The prognosis for this condition varies, depending on the area of the body affected. For example, the early recognition of malignant otitis responds well to antibiotic therapy. Septicemia, meningitis, eye infection, pseudomonas bacteremia and sepsis from burn wounds can carry a poor prognosis — the pneumonia can progress to the degree that respiratory support is necessary; bacteremia can lead to septic shock and death; endocarditis may cause brain abscess and more.
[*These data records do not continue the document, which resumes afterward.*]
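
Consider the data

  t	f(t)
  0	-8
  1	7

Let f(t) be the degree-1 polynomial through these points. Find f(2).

Evaluate each Lagrange basis at t = 2:
L_0(2) = (1)/[(-1)] = -1
L_1(2) = (2)/[(1)] = 2
Sum: (-8)·(-1) + 7·(2) = 22

22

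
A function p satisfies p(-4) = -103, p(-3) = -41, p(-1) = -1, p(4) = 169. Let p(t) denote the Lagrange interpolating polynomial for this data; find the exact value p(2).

Evaluate each Lagrange basis at t = 2:
L_0(2) = (5)·(3)·(-2)/[(-1)·(-3)·(-8)] = 5/4
L_1(2) = (6)·(3)·(-2)/[(1)·(-2)·(-7)] = -18/7
L_2(2) = (6)·(5)·(-2)/[(3)·(2)·(-5)] = 2
L_3(2) = (6)·(5)·(3)/[(8)·(7)·(5)] = 9/28
Sum: (-103)·(5/4) + (-41)·(-18/7) + (-1)·(2) + 169·(9/28) = 29

29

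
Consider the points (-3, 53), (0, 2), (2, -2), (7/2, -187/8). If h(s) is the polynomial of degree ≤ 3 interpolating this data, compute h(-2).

22

Evaluate each Lagrange basis at s = -2:
L_0(-2) = (-2)·(-4)·(-11/2)/[(-3)·(-5)·(-13/2)] = 88/195
L_1(-2) = (1)·(-4)·(-11/2)/[(3)·(-2)·(-7/2)] = 22/21
L_2(-2) = (1)·(-2)·(-11/2)/[(5)·(2)·(-3/2)] = -11/15
L_3(-2) = (1)·(-2)·(-4)/[(13/2)·(7/2)·(3/2)] = 64/273
Sum: 53·(88/195) + 2·(22/21) + (-2)·(-11/15) + (-187/8)·(64/273) = 22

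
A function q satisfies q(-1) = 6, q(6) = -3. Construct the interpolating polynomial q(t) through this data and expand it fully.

q(t) = -(9/7)t + 33/7

Build the Lagrange basis polynomials:
L_0(t) = (t - 6) / [-7] = -(1/7)t + 6/7
L_1(t) = (t + 1) / [7] = (1/7)t + 1/7
q(t) = 6·L_0 + (-3)·L_1
  6·L_0(t) = -(6/7)t + 36/7
  (-3)·L_1(t) = -(3/7)t - 3/7
Adding term by term: -(9/7)t + 33/7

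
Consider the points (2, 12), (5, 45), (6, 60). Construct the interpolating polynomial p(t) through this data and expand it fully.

p(t) = t^2 + 4t

Newton's divided differences:
p[2,5] = (45 - 12) / (5 - 2) = 11
p[5,6] = (60 - 45) / (6 - 5) = 15
p[2,5,6] = (15 - 11) / (6 - 2) = 1
p(t) = 12 + 11·(t - 2) + 1·(t - 2)(t - 5)
Expanding: p(t) = t^2 + 4t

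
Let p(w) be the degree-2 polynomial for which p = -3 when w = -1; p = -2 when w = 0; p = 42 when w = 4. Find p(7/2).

L_0(7/2) = (7/2)·(-1/2)/[(-1)·(-5)] = -7/20
L_1(7/2) = (9/2)·(-1/2)/[(1)·(-4)] = 9/16
L_2(7/2) = (9/2)·(7/2)/[(5)·(4)] = 63/80
Sum: (-3)·(-7/20) + (-2)·(9/16) + 42·(63/80) = 33

33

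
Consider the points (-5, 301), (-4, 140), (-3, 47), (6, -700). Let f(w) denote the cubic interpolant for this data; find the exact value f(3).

Evaluate each Lagrange basis at w = 3:
L_0(3) = (7)·(6)·(-3)/[(-1)·(-2)·(-11)] = 63/11
L_1(3) = (8)·(6)·(-3)/[(1)·(-1)·(-10)] = -72/5
L_2(3) = (8)·(7)·(-3)/[(2)·(1)·(-9)] = 28/3
L_3(3) = (8)·(7)·(6)/[(11)·(10)·(9)] = 56/165
Sum: 301·(63/11) + 140·(-72/5) + 47·(28/3) + (-700)·(56/165) = -91

-91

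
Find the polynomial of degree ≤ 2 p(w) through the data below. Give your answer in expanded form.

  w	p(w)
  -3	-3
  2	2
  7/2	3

Newton's divided differences:
p[-3,2] = (2 - (-3)) / (2 - (-3)) = 1
p[2,7/2] = (3 - 2) / (7/2 - 2) = 2/3
p[-3,2,7/2] = (2/3 - 1) / (7/2 - (-3)) = -2/39
p(w) = -3 + 1·(w + 3) + (-2/39)·(w + 3)(w - 2)
Expanding: p(w) = -(2/39)w^2 + (37/39)w + 4/13

p(w) = -(2/39)w^2 + (37/39)w + 4/13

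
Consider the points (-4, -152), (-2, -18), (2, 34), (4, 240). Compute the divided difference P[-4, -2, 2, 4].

3

P[-4,-2] = (-18 - (-152)) / (-2 - (-4)) = 67
P[-2,2] = (34 - (-18)) / (2 - (-2)) = 13
P[2,4] = (240 - 34) / (4 - 2) = 103
P[-4,-2,2] = (13 - 67) / (2 - (-4)) = -9
P[-2,2,4] = (103 - 13) / (4 - (-2)) = 15
P[-4,-2,2,4] = (15 - (-9)) / (4 - (-4)) = 3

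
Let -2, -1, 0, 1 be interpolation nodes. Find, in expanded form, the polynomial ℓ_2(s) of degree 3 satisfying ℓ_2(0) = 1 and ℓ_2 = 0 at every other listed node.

ℓ_2(s) = -(1/2)s^3 - s^2 + (1/2)s + 1

ℓ_2(s) = (s + 2)(s + 1)(s - 1) / [(2)·(1)·(-1)]
       = (s^3 + 2s^2 - s - 2) / (-2)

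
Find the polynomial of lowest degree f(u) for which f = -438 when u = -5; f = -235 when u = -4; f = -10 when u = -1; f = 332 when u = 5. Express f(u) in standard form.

Newton's divided differences:
f[-5,-4] = (-235 - (-438)) / (-4 - (-5)) = 203
f[-4,-1] = (-10 - (-235)) / (-1 - (-4)) = 75
f[-1,5] = (332 - (-10)) / (5 - (-1)) = 57
f[-5,-4,-1] = (75 - 203) / (-1 - (-5)) = -32
f[-4,-1,5] = (57 - 75) / (5 - (-4)) = -2
f[-5,-4,-1,5] = (-2 - (-32)) / (5 - (-5)) = 3
f(u) = -438 + 203·(u + 5) + (-32)·(u + 5)(u + 4) + 3·(u + 5)(u + 4)(u + 1)
Expanding: f(u) = 3u^3 - 2u^2 + 2u - 3

f(u) = 3u^3 - 2u^2 + 2u - 3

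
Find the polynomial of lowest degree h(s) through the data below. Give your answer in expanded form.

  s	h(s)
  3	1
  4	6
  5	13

h(s) = s^2 - 2s - 2

Newton's divided differences:
h[3,4] = (6 - 1) / (4 - 3) = 5
h[4,5] = (13 - 6) / (5 - 4) = 7
h[3,4,5] = (7 - 5) / (5 - 3) = 1
h(s) = 1 + 5·(s - 3) + 1·(s - 3)(s - 4)
Expanding: h(s) = s^2 - 2s - 2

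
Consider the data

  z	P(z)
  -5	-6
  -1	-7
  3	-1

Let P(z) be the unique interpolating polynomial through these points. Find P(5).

L_0(5) = (6)·(2)/[(-4)·(-8)] = 3/8
L_1(5) = (10)·(2)/[(4)·(-4)] = -5/4
L_2(5) = (10)·(6)/[(8)·(4)] = 15/8
Sum: (-6)·(3/8) + (-7)·(-5/4) + (-1)·(15/8) = 37/8

37/8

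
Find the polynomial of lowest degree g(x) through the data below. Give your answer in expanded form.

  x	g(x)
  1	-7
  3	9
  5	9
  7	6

g(x) = (13/48)x^3 - (71/16)x^2 + (1067/48)x - 401/16

Newton's divided differences:
g[1,3] = (9 - (-7)) / (3 - 1) = 8
g[3,5] = (9 - 9) / (5 - 3) = 0
g[5,7] = (6 - 9) / (7 - 5) = -3/2
g[1,3,5] = (0 - 8) / (5 - 1) = -2
g[3,5,7] = (-3/2 - 0) / (7 - 3) = -3/8
g[1,3,5,7] = (-3/8 - (-2)) / (7 - 1) = 13/48
g(x) = -7 + 8·(x - 1) + (-2)·(x - 1)(x - 3) + (13/48)·(x - 1)(x - 3)(x - 5)
Expanding: g(x) = (13/48)x^3 - (71/16)x^2 + (1067/48)x - 401/16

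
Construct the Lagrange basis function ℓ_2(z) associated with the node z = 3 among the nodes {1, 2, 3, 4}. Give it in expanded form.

ℓ_2(z) = (z - 1)(z - 2)(z - 4) / [(2)·(1)·(-1)]
       = (z^3 - 7z^2 + 14z - 8) / (-2)

ℓ_2(z) = -(1/2)z^3 + (7/2)z^2 - 7z + 4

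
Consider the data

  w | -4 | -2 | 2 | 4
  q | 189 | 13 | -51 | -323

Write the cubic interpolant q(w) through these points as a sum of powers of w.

Build the Lagrange basis polynomials:
L_0(w) = (w + 2)(w - 2)(w - 4) / [-96] = -(1/96)w^3 + (1/24)w^2 + (1/24)w - 1/6
L_1(w) = (w + 4)(w - 2)(w - 4) / [48] = (1/48)w^3 - (1/24)w^2 - (1/3)w + 2/3
L_2(w) = (w + 4)(w + 2)(w - 4) / [-48] = -(1/48)w^3 - (1/24)w^2 + (1/3)w + 2/3
L_3(w) = (w + 4)(w + 2)(w - 2) / [96] = (1/96)w^3 + (1/24)w^2 - (1/24)w - 1/6
q(w) = 189·L_0 + 13·L_1 + (-51)·L_2 + (-323)·L_3
  189·L_0(w) = -(63/32)w^3 + (63/8)w^2 + (63/8)w - 63/2
  13·L_1(w) = (13/48)w^3 - (13/24)w^2 - (13/3)w + 26/3
  (-51)·L_2(w) = (17/16)w^3 + (17/8)w^2 - 17w - 34
  (-323)·L_3(w) = -(323/96)w^3 - (323/24)w^2 + (323/24)w + 323/6
Adding term by term: -4w^3 - 4w^2 - 3

q(w) = -4w^3 - 4w^2 - 3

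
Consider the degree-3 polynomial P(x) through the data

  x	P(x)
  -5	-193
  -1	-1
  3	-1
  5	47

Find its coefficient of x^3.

1

The leading coefficient equals the top divided difference P[-5,-1,3,5].
P[-5,-1] = (-1 - (-193)) / (-1 - (-5)) = 48
P[-1,3] = (-1 - (-1)) / (3 - (-1)) = 0
P[3,5] = (47 - (-1)) / (5 - 3) = 24
P[-5,-1,3] = (0 - 48) / (3 - (-5)) = -6
P[-1,3,5] = (24 - 0) / (5 - (-1)) = 4
P[-5,-1,3,5] = (4 - (-6)) / (5 - (-5)) = 1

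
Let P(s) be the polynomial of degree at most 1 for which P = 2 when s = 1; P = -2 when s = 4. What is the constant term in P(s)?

Build the Lagrange basis polynomials:
L_0(s) = (s - 4) / [-3] = -(1/3)s + 4/3
L_1(s) = (s - 1) / [3] = (1/3)s - 1/3
P(s) = 2·L_0 + (-2)·L_1
Only the constant term is needed; take it from each L_i and combine:
2·(4/3) + (-2)·(-1/3) = 10/3

10/3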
While the outlook may appear grim, a patient can become well educated, take antibiotics when recommended by a physician, avoid stress and ensuing hypertension, stay away from people with bacterial infections, and maintain a healthful diet. Tap into pulmonary consults when necessary for respiratory support, to a neurosurgeon if drainage of a brain abscess is present, an ophthalmologist for eye infection, a surgeon for debridement of necrotic tissue and so forth. Remember that all infections caused by pseudomonas aeruginosa are treatable and have the potential to be cured.
I don’t know where you live so it would be difficult to recommend a hospital where you can research your condition. Several papers were written a number of years ago by physicians at Mercy Hospital in Pittsburgh, Pa. You might begin there, or contact the Mayo Clinic or the Cleveland Clinic nearest you. Help is available. Good luck.